Take gin, for example. According to The Drinks Business, Gordon’s sold 4.62m nine-litre cases of gin back in 2016, with Bombay Sapphire not far behind. Both Gordon’s and Bombay (as well as many other gin brands out there) can easily hit the quantity mark. They are parts of big brands like Bacardi and Diageo. Nowadays, with enough money and marketing prowess, it isn’t too difficult to create a quality gin in quantities enough to satisfy customers.
More important than quantity, is consistency. Lack of consistency will kill a gin maker. To ensure consistency over a single batch, vast quantities of gin are mixed together so all the liquid is essentially the same. But how to ensure consistency over multiple batches?

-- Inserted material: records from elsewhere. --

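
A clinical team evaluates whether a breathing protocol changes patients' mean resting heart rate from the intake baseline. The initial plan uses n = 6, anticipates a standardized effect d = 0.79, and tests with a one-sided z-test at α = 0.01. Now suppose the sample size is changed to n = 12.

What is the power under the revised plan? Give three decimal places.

Power ≈ 0.659

With n = 12: δ = d·√n = 0.79 × √12 = 2.7366. Critical value z_{0.01} = 2.326.
Revised power = Φ(δ − 2.326) = Φ(0.410) = 0.6592.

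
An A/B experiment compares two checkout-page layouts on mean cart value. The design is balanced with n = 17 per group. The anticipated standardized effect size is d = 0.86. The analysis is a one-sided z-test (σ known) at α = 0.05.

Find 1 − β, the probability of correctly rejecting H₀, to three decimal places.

Power ≈ 0.806

Noncentrality parameter: δ = d·√(n/2) = 0.86 × √(17/2) = 2.5073
One-sided α = 0.05 → critical value z_{0.05} = 1.645.
Power = P(Z > 1.645 − δ) = Φ(0.862) = 0.8058.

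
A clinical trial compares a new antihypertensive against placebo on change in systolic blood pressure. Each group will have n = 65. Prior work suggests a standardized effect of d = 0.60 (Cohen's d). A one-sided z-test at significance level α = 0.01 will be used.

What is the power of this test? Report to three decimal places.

Noncentrality parameter: λ = d·√(n/2) = 0.60 × √(65/2) = 3.4205
Critical value for a one-sided test at α = 0.01: z_α = 2.326.
Power = Φ(λ − 2.326) = Φ(1.094) = 0.8631.

Power ≈ 0.863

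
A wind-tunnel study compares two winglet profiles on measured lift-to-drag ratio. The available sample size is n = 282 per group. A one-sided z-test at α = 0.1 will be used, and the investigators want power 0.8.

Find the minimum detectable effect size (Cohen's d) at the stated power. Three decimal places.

Need Φ(δ − 1.282) = 0.8, so δ = 1.282 + 0.842 = 2.123.
δ = d·√(n/2) ⇒ d = δ/√(n/2) = 2.123/√(282/2) = 0.1788.

d ≈ 0.179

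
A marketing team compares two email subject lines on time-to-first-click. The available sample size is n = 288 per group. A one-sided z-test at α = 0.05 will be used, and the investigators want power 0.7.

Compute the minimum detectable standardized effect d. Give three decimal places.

Required noncentrality: δ = z_{0.05} + z_{0.30} = 1.645 + 0.524 = 2.169.
δ = d·√(n/2) ⇒ d = δ/√(n/2) = 2.169/√(288/2) = 0.1808.

d ≈ 0.181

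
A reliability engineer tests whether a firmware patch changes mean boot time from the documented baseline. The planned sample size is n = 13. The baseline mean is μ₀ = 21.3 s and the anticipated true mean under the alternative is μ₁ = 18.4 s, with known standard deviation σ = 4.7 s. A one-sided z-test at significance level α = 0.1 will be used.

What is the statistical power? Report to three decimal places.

Standardized effect: d = |μ₁ − μ₀| / σ = |18.4 − 21.3| / 4.7 = 0.6170
Noncentrality parameter: δ = d·√n = 0.6170 × √13 = 2.2247
Critical value for a one-sided test at α = 0.1: z_α = 1.282.
Power = P(Z > 1.282 − δ) = Φ(0.943) = 0.8272.

Power ≈ 0.827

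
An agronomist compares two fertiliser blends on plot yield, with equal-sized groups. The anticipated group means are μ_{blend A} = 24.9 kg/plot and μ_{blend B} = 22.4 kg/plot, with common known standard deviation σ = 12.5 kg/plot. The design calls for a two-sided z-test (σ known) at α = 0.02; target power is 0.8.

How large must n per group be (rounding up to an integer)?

n = 502 per group

Standardized effect: d = |μ_{blend A} − μ_{blend B}| / σ = |24.9 − 22.4| / 12.5 = 0.2000
For power 0.8 need Φ(δ − z_{0.01}) = 0.8, so δ = z_{0.01} + z_{0.20} = 2.326 + 0.842 = 3.168.
(Ignoring the negligible lower-tail rejection probability gives the usual closed-form inversion.)
δ = d·√(n/2) ⇒ n = 2(δ/d)² = 2 × (3.168 / 0.2000)² = 501.80.
Round up to the next whole unit.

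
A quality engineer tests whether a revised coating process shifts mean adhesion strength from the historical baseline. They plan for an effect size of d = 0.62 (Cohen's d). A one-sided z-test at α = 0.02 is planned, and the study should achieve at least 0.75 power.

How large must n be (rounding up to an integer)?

For power 0.75 need Φ(δ − z_{0.02}) = 0.75, so δ = z_{0.02} + z_{0.25} = 2.054 + 0.674 = 2.728.
δ = d·√n ⇒ n = (δ/d)² = (2.728 / 0.62)² = 19.36.
Rounding up, n = 20.

n = 20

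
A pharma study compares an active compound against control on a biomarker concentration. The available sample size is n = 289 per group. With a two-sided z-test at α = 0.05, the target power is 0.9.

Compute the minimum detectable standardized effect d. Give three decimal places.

Need Φ(δ − 1.960) = 0.9, so δ = 1.960 + 1.282 = 3.242.
(Lower-tail contribution to power is negligible for δ > 0.)
δ = d·√(n/2) ⇒ d = δ/√(n/2) = 3.242/√(289/2) = 0.2697.

d ≈ 0.270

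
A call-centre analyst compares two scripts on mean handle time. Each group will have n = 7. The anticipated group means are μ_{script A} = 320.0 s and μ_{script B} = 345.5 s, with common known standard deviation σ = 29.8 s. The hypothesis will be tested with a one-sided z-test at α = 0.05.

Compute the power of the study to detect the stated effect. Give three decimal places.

Power ≈ 0.482

Standardized effect: d = |μ_{script A} − μ_{script B}| / σ = |320.0 − 345.5| / 29.8 = 0.8557
Noncentrality parameter: δ = d·√(n/2) = 0.8557 × √(7/2) = 1.6009
Critical value for a one-sided test at α = 0.05: z_α = 1.645.
Power = Φ(δ − 1.645) = Φ(-0.044) = 0.4825.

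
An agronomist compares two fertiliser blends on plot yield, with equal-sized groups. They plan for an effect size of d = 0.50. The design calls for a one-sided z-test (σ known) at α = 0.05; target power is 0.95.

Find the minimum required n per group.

Set Φ(δ − 1.645) = 0.95; then δ − 1.645 = Φ⁻¹(0.95) = 1.645, giving δ = 3.290.
δ = d·√(n/2) ⇒ n = 2(δ/d)² = 2 × (3.290 / 0.50)² = 86.58.
Rounding up, n = 87 per group.

n = 87 per group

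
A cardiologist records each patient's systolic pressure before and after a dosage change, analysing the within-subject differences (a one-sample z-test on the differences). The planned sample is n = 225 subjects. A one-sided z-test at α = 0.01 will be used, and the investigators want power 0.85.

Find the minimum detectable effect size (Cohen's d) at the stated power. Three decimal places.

d ≈ 0.224

Need Φ(δ − 2.326) = 0.85, so δ = 2.326 + 1.036 = 3.363.
δ = d·√n ⇒ d = δ/√n = 3.363/√225 = 0.2242.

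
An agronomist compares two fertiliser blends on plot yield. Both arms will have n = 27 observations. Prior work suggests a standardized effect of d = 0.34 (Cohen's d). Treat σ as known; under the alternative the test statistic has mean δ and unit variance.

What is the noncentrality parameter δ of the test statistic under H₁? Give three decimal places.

δ = d·√(n/2) = 0.34 × √(27/2) = 1.2492

δ ≈ 1.249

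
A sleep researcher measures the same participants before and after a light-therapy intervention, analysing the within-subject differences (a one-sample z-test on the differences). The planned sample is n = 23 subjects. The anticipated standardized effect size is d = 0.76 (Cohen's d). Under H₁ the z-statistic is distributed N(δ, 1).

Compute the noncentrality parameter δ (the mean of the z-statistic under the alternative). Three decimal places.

δ = d·√n = 0.76 × √23 = 3.6448

δ ≈ 3.645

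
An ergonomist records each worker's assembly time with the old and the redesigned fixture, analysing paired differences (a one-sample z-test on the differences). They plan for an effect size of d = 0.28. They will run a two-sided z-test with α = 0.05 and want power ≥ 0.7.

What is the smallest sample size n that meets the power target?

n = 79

For power 0.7 need Φ(δ − z_{0.025}) = 0.7, so δ = z_{0.025} + z_{0.30} = 1.960 + 0.524 = 2.484.
(The Φ(−δ − z_{α/2}) term is vanishingly small for δ > 0 and is dropped in the standard sample-size formula.)
δ = d·√n ⇒ n = (δ/d)² = (2.484 / 0.28)² = 78.73.
Round up to the next whole unit.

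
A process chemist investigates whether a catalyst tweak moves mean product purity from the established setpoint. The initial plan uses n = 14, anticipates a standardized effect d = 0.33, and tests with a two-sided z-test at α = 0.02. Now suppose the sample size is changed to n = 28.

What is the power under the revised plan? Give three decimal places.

Power ≈ 0.281

With n = 28: δ = d·√n = 0.33 × √28 = 1.7462. Critical value z_{0.01} = 2.326.
Revised power = Φ(δ − 2.326) + Φ(−δ − 2.326) = Φ(-0.580) + Φ(-4.073) = 0.2809 + 0.0000 = 0.2809.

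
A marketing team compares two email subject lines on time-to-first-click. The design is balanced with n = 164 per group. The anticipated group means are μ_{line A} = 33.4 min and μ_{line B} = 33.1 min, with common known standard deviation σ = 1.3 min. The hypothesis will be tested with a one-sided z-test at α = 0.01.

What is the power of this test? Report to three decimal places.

Standardized effect: d = |μ_{line A} − μ_{line B}| / σ = |33.4 − 33.1| / 1.3 = 0.2308
Noncentrality parameter: δ = d·√(n/2) = 0.2308 × √(164/2) = 2.0897
Critical value for a one-sided test at α = 0.01: z_α = 2.326.
Power = Φ(δ − 2.326) = Φ(-0.237) = 0.4065.

Power ≈ 0.406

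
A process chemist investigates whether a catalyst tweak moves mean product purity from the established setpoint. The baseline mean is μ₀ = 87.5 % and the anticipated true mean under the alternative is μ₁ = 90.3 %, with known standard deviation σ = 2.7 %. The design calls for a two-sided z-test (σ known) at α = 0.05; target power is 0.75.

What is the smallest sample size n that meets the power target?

Standardized effect: d = |μ₁ − μ₀| / σ = |90.3 − 87.5| / 2.7 = 1.0370
Set Φ(δ − 1.960) = 0.75; then δ − 1.960 = Φ⁻¹(0.75) = 0.674, giving δ = 2.634.
(For δ > 0 the lower-tail rejection region contributes negligibly to power, so the one-term inversion is standard.)
δ = d·√n ⇒ n = (δ/d)² = (2.634 / 1.0370)² = 6.45.
Rounding up, n = 7.

n = 7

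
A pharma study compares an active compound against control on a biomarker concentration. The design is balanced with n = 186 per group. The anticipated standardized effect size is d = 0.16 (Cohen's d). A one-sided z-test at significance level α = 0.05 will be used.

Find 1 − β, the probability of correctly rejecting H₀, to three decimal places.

Power ≈ 0.459

Noncentrality parameter: δ = d·√(n/2) = 0.16 × √(186/2) = 1.5430
One-sided α = 0.05 → critical value z_{0.05} = 1.645.
Power = P(Z > 1.645 − δ) = Φ(-0.102) = 0.4594.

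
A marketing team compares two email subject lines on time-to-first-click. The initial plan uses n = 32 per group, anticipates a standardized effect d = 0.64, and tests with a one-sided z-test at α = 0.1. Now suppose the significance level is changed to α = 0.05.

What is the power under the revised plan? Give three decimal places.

Power ≈ 0.820

δ = d·√(n/2) = 0.64 × √(32/2) = 2.5600 (unchanged). New critical value: z_{0.05} = 1.645.
Revised power = P(Z > 1.645 − δ) = Φ(0.915) = 0.8199.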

A good master distiller is important, but more important is to use ingredients in proportions and conditions which you know you can acquire every year.
And this is where quantity comes in, either as a side adage or a third leg to the quality vs consistency binary. The higher the quantity, the harder it is to find ingredients you know will not change year by year. If your gin uses a specific herb or flower – like the Blue Pea flower used in Sharish’s Blue Magic Gin (and in Bluebird Tea Co’s Blue Raspberry colour changing tea) – you need to be sure the required quantity of that herb or flower will be available every year.
And if it isn’t, well then good luck with your business plan.
So what does quality vs consistency mean?
Take Forager’s Gin. This gin is made from freshly foraged botanicals and fresh water from the mountains in North Wales. It is a fascinating gin, and one of great quality. But you can’t produce 4.62m nine-litre cases of this gin because the ingredients you use won’t sustain that production.
Sure, there are ways to maximise production; Forager’s Black Label uses only two botanicals (according to The Gin Guide), but that will only go so far.
The higher the quality of the products (the more rare, the more fresh, etc) the lower the consistency over high quantities.
So it is quality vs quantity?
Or is it quality and consistency vs quantity… or quality vs consistency and quantity… or quality vs consistency vs quantity?
Here we find ourselves at the beginnings of the world of gin drinking. We haven’t touched on how gin is made and the chemical interactions that take place (or don’t) in order to produce well tasting gin (google the role Orris Root plays in gin [and perfume]). We haven’t touched on the importance of individual preference. We haven’t touched on the marketing of different gin (and when to use the word ‘artisan’).
No, we’re still on the outer edges of understanding gin. And we’ll stop here. It’s been a bizarre and brief snapshot into gin. Next time you look for a bottle on the supermarket shelves, picture the triangle of choice. Do you choose a more obscure gin (it might be better quality but if you like it you aren’t guaranteed to have it again) or do you choose a more consistent gin (reliable and safe but maybe not as complex, taste-wise), or do you move away from the supermarket all together (Forager’s isn’t found on the supermarket shelves. It’s too niche).
Gin is a growing industry and nowhere near as complex as whisky or wine (there is a whiskey [bourbon] aged in the underbelly of a ship as it circumnavigates the globe), but it is intricate and intriguing in its own way.
I don’t hope this article helped answer any gin questions you had, I hope it raised more.